# Immediate NREMT feedback



## sdadam (Jun 30, 2007)

Ok, so this is just a theory, but I think that it stands true.

The NREMT, and NREMTP are both computer based tests these days. The number of questions varies depending on how well you are doing overall, answer all the questions right and the test is short, answer a certain question wrong and the test will ask you more questions about that subject.

Here is my theory; considering you do not go to the maximum number of questions (i.e. the possibility of having another question asked exists) then if you answer the last question that you receive correctly you passed, and if you answer the last question that you received incorrectly you did not pass.

Meaning if you answer a question incorrectly and the test ends, you did not pass, considering that the question was not the last question of the test numerically, because the test must have decided that you no longer have a chance at passing even if you were to answer all the subsequent questions correctly, otherwise it would ask you another question. 

what do you think?


----------



## Ridryder911 (Jun 30, 2007)

Me thinks you made my hair hurt!  

R/r 911


----------



## Guardian (Jul 1, 2007)

yea, I got about half way through the post and then had a massive seizure.



When I read about the theory of relativity, I had a very vague idea of what Einstein was talking about.  I haven’t a clue on your theory.  It might be the most brilliant thing ever written for all I know.


----------



## Chimpie (Jul 1, 2007)

sdadam said:


> The NREMT, and NREMTP are both computer based tests these days. The number of questions varies depending on how well you are doing overall, answer all the questions right and the test is short, answer a certain question wrong and the test will ask you more questions about that subject.


Is this fact or is this part of your theory as well?



sdadam said:


> Here is my theory; considering you do not go to the maximum number of questions (i.e. the possibility of having another question asked exists) then if you answer the last question that you receive correctly you passed, and if you answer the last question that you received incorrectly you did not pass.
> 
> Meaning if you answer a question incorrectly and the test ends, you did not pass, considering that the question was not the last question of the test numerically, because the test must have decided that you no longer have a chance at passing even if you were to answer all the subsequent questions correctly, otherwise it would ask you another question.
> 
> what do you think?


Are you asking if this theory is the way it is or the way it should be?

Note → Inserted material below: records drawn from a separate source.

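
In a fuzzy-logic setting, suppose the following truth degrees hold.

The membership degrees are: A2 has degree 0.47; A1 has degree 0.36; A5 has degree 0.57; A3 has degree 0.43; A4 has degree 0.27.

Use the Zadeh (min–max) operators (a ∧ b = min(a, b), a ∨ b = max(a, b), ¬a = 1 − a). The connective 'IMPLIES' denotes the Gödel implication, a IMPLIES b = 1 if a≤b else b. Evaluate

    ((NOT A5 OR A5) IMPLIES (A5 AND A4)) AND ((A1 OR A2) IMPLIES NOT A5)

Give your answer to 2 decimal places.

NOT A5 = 1 − 0.57 = 0.43
NOT A5 OR A5 = max(a, b) on (0.43, 0.57) = 0.57
A5 AND A4 = min(a, b) on (0.57, 0.27) = 0.27
(NOT A5 OR A5) IMPLIES (A5 AND A4)  [Gödel: 1 if a≤b else b] with a=0.57, b=0.27 → 0.27
A1 OR A2 = max(a, b) on (0.36, 0.47) = 0.47
NOT A5 = 1 − 0.57 = 0.43
(A1 OR A2) IMPLIES NOT A5  [Gödel: 1 if a≤b else b] with a=0.47, b=0.43 → 0.43
((NOT A5 OR A5) IMPLIES (A5 AND A4)) AND ((A1 OR A2) IMPLIES NOT A5) = min(a, b) on (0.27, 0.43) = 0.27

0.27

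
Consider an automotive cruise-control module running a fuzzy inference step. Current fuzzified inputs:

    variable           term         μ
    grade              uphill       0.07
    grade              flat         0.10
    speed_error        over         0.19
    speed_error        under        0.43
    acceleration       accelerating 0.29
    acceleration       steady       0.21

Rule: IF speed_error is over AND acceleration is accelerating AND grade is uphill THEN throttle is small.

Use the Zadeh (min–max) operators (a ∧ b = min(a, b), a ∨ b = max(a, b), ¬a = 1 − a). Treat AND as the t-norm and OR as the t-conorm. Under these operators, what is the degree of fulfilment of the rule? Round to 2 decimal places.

0.07

firing strength: over=0.19, accelerating=0.29, uphill=0.07; AND[min(a, b)] → w = 0.07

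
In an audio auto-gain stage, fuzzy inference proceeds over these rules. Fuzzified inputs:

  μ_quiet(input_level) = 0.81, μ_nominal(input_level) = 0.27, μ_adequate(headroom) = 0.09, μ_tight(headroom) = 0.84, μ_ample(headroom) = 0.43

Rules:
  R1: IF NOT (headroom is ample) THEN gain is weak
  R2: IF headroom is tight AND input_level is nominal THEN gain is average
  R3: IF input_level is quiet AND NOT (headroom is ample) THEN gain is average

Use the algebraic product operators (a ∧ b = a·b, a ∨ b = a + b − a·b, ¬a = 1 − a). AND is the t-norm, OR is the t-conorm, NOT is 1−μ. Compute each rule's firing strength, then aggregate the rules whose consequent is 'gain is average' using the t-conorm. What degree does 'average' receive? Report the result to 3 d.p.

0.584

R1: ¬ample=1−0.43=0.57 → w = 0.5700
R2: tight=0.84, nominal=0.27; AND[a·b] → w = 0.2268
R3: quiet=0.81, ¬ample=1−0.43=0.57; AND[a·b] → w = 0.4617
Rules with consequent 'average': {R2, R3} → strengths 0.2268, 0.4617
Aggregate via t-conorm [a + b − a·b]: 0.5838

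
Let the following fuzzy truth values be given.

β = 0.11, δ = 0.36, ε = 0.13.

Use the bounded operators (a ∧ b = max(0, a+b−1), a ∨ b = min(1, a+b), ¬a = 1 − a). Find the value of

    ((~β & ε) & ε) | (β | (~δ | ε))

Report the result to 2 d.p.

~β = 1 − 0.11 = 0.89
~β & ε = max(0, a+b−1) on (0.89, 0.13) = 0.02
(~β & ε) & ε = max(0, a+b−1) on (0.02, 0.13) = 0.00
~δ = 1 − 0.36 = 0.64
~δ | ε = min(1, a+b) on (0.64, 0.13) = 0.77
β | (~δ | ε) = min(1, a+b) on (0.11, 0.77) = 0.88
((~β & ε) & ε) | (β | (~δ | ε)) = min(1, a+b) on (0.00, 0.88) = 0.88

0.88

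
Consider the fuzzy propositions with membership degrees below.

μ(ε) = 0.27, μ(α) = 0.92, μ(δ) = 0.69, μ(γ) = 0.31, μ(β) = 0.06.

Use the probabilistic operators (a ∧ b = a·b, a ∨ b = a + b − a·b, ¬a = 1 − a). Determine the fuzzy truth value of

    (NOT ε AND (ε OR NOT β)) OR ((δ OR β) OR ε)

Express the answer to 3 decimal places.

NOT ε = 1 − 0.2700 = 0.7300
NOT β = 1 − 0.0600 = 0.9400
ε OR NOT β = a + b − a·b on (0.2700, 0.9400) = 0.9562
NOT ε AND (ε OR NOT β) = a·b on (0.7300, 0.9562) = 0.6980
δ OR β = a + b − a·b on (0.6900, 0.0600) = 0.7086
(δ OR β) OR ε = a + b − a·b on (0.7086, 0.2700) = 0.7873
(NOT ε AND (ε OR NOT β)) OR ((δ OR β) OR ε) = a + b − a·b on (0.6980, 0.7873) = 0.9358

0.936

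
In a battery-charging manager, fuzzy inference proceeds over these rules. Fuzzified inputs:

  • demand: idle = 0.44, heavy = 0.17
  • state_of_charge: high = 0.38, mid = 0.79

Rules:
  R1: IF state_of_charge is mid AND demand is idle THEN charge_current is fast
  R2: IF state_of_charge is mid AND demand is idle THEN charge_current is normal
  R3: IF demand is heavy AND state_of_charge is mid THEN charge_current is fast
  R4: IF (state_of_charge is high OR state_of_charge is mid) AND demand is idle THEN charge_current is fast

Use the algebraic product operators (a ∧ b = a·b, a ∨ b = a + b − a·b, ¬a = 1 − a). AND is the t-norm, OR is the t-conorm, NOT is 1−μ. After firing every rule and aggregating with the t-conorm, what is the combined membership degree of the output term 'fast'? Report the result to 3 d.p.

0.651

R1: mid=0.79, idle=0.44; AND[a·b] → w = 0.3476
R2: mid=0.79, idle=0.44; AND[a·b] → w = 0.3476
R3: heavy=0.17, mid=0.79; AND[a·b] → w = 0.1343
R4: (high=0.38 OR mid=0.79) = 0.8698; AND[a·b] with idle=0.44 → w = 0.3827
Rules with consequent 'fast': {R1, R3, R4} → strengths 0.3476, 0.1343, 0.3827
Aggregate via t-conorm [a + b − a·b]: 0.6514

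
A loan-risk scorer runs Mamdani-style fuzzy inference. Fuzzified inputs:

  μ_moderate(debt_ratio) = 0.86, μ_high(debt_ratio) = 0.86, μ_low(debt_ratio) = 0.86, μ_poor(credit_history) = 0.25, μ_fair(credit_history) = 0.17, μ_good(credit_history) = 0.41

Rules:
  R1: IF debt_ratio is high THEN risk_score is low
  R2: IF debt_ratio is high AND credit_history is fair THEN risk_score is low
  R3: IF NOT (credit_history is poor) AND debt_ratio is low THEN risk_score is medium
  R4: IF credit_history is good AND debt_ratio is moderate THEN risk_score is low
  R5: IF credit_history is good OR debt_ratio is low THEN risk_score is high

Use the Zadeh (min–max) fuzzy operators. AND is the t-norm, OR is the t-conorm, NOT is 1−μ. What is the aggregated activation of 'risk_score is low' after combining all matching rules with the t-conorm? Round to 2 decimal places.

R1: high=0.86 → w = 0.86
R2: high=0.86, fair=0.17; AND[min(a, b)] → w = 0.17
R3: ¬poor=1−0.25=0.75, low=0.86; AND[min(a, b)] → w = 0.75
R4: good=0.41, moderate=0.86; AND[min(a, b)] → w = 0.41
R5: good=0.41, low=0.86; OR[max(a, b)] → w = 0.86
Rules with consequent 'low': {R1, R2, R4} → strengths 0.86, 0.17, 0.41
Aggregate via t-conorm [max(a, b)]: 0.86

0.86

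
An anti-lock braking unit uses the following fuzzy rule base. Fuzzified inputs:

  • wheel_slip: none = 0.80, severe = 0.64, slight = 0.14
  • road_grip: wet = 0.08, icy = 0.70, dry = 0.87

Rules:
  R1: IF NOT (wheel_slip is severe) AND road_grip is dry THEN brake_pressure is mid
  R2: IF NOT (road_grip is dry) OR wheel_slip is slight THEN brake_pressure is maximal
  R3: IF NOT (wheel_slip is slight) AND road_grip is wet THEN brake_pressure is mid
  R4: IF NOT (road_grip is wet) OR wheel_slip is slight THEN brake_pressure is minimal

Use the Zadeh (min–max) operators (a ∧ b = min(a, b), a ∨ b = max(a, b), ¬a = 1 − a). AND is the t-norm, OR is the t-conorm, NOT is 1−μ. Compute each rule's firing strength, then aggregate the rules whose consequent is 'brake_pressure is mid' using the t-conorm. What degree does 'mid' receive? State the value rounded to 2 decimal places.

R1: ¬severe=1−0.64=0.36, dry=0.87; AND[min(a, b)] → w = 0.36
R2: ¬dry=1−0.87=0.13, slight=0.14; OR[max(a, b)] → w = 0.14
R3: ¬slight=1−0.14=0.86, wet=0.08; AND[min(a, b)] → w = 0.08
R4: ¬wet=1−0.08=0.92, slight=0.14; OR[max(a, b)] → w = 0.92
Rules with consequent 'mid': {R1, R3} → strengths 0.36, 0.08
Aggregate via t-conorm [max(a, b)]: 0.36

0.36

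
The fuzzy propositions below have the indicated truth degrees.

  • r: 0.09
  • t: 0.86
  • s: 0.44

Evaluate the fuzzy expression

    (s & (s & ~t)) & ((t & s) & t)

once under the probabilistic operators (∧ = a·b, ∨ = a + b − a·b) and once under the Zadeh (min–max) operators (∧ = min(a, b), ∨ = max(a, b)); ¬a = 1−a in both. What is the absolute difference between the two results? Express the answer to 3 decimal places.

0.131

Under probabilistic:
  ~t = 1 − 0.8600 = 0.1400
  s & ~t = a·b on (0.4400, 0.1400) = 0.0616
  s & (s & ~t) = a·b on (0.4400, 0.0616) = 0.0271
  t & s = a·b on (0.8600, 0.4400) = 0.3784
  (t & s) & t = a·b on (0.3784, 0.8600) = 0.3254
  (s & (s & ~t)) & ((t & s) & t) = a·b on (0.0271, 0.3254) = 0.0088
  → value = 0.0088
Under Zadeh (min–max):
  ~t = 1 − 0.86 = 0.14
  s & ~t = min(a, b) on (0.44, 0.14) = 0.14
  s & (s & ~t) = min(a, b) on (0.44, 0.14) = 0.14
  t & s = min(a, b) on (0.86, 0.44) = 0.44
  (t & s) & t = min(a, b) on (0.44, 0.86) = 0.44
  (s & (s & ~t)) & ((t & s) & t) = min(a, b) on (0.14, 0.44) = 0.14
  → value = 0.1400
|0.0088 − 0.1400| = 0.131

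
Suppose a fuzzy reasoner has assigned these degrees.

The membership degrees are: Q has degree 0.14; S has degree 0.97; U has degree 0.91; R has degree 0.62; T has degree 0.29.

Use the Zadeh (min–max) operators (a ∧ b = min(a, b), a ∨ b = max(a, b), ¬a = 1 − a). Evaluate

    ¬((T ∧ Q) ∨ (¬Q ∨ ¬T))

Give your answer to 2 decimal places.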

Are you asking is there a question on the test, where no matter how well you've been doing so well, missing 'this one question' means an automatic fail?  I highly doubt there is a question such as that, unless it is:

True or False
Air goes in and out, blood goes round and round.  Any variation of this is a bad thing.


----------



## jsnow78 (Jul 1, 2007)

ok I will take a swing at this too now that I have relief from the headache from reading this yesterday B)

ok I believe what you are trying to say is:

If you are answering a series of questions about the same subject and you starts missing some of them they ask different questions about the same subject, and that if you answer the last one incorrectly and it shuts down, do you fail?

that's my quess :wacko:


----------



## bstone (Jul 1, 2007)

Umm.....what?????


----------



## HorseHauler (Jul 2, 2007)

As everyone knows, it is broke down into so many categories ie: airway, trauma, peds, OB/GYN etc.... And you also know that you have to pass each category in order to pass the NR. The test is adaptive, so if you keep missing all the questiong in the same category, you will not be able to pass the test simply because you did not pass that category, ie shutting you off sooner or later. On the other hand if you keep getting all the questions correct, you might get shut off around 70 questions and pass... you just never know untill the results...

Maybe I am kind of close to what he is saying???? Or I just simply wasted 5 minutes of my life that I will never get back...

Eric


----------



## Tincanfireman (Jul 2, 2007)

This is NOT the thread to read 3 days before taking a Registry test.  I thought I was losing my mind before!!!


----------



## sdadam (Jul 3, 2007)

Ok let me take another shot at this.
*
These things I know: *(or have been told by people that I trust)

The NR test is adaptive, it will ask you less questions if your doing well, and more questions if you are doing poorly.

It is divided in to sections (Trauma, Cardiac, Respiratory, OB, ect.) and if you answer a question wrong in one category the test will ask you more questions in that category.

If you are doing poorly on any test there is a point where you can no longer pass, even if you get the remainder of the questions correct. (i.e. you are taking a 100 question test and need 70% to pass, if you are on question 50 and already missed 31 questions, then even if you answer the remaining 50 questions correctly you still fail the test.)

*This is what I think you can tell about passing the NR test using the above information:*

If you miss the last question given to you, you do not pass (not because of that question, but because missing a question followed by the test ending is indicative of you having reached the point that you can no longer pass. Otherwise the test would continue.)

If you answer your final question correctly, you pass (not because of that particular question, but because if you had answered incorrectly, and still had a chance at passing the test, it would have given you another question)

So if you remember the last question that you have, before the test shuts off, figure out if you answered right or wrong, then you should have a good indicator of weather or not you passed.

Things that I don't know that may make this incorrect;

I assume that the programmers of the testing software are smart people, and they may have programed the test to continue to ask a few more questions after you reach the pass / fail mark in order to keep you from being able to predict your success.

also

The scoring of the test may be algorithmic  rather than a straight froward, you got so many right out of so many possible.

and lastly

this will not work if you reach the end of the test numerically. (Lets say that there are a total of 255 questions possible. Most people pass or fail before they get to question #255, but if you are on the LAST question (#255) then since no matter what there can't be a #256 my thoughts won't apply)

(I have no idea if there are actually 255 questions possible I just used that number as an example)

hope that makes more sense.

if not I'll shut up.


----------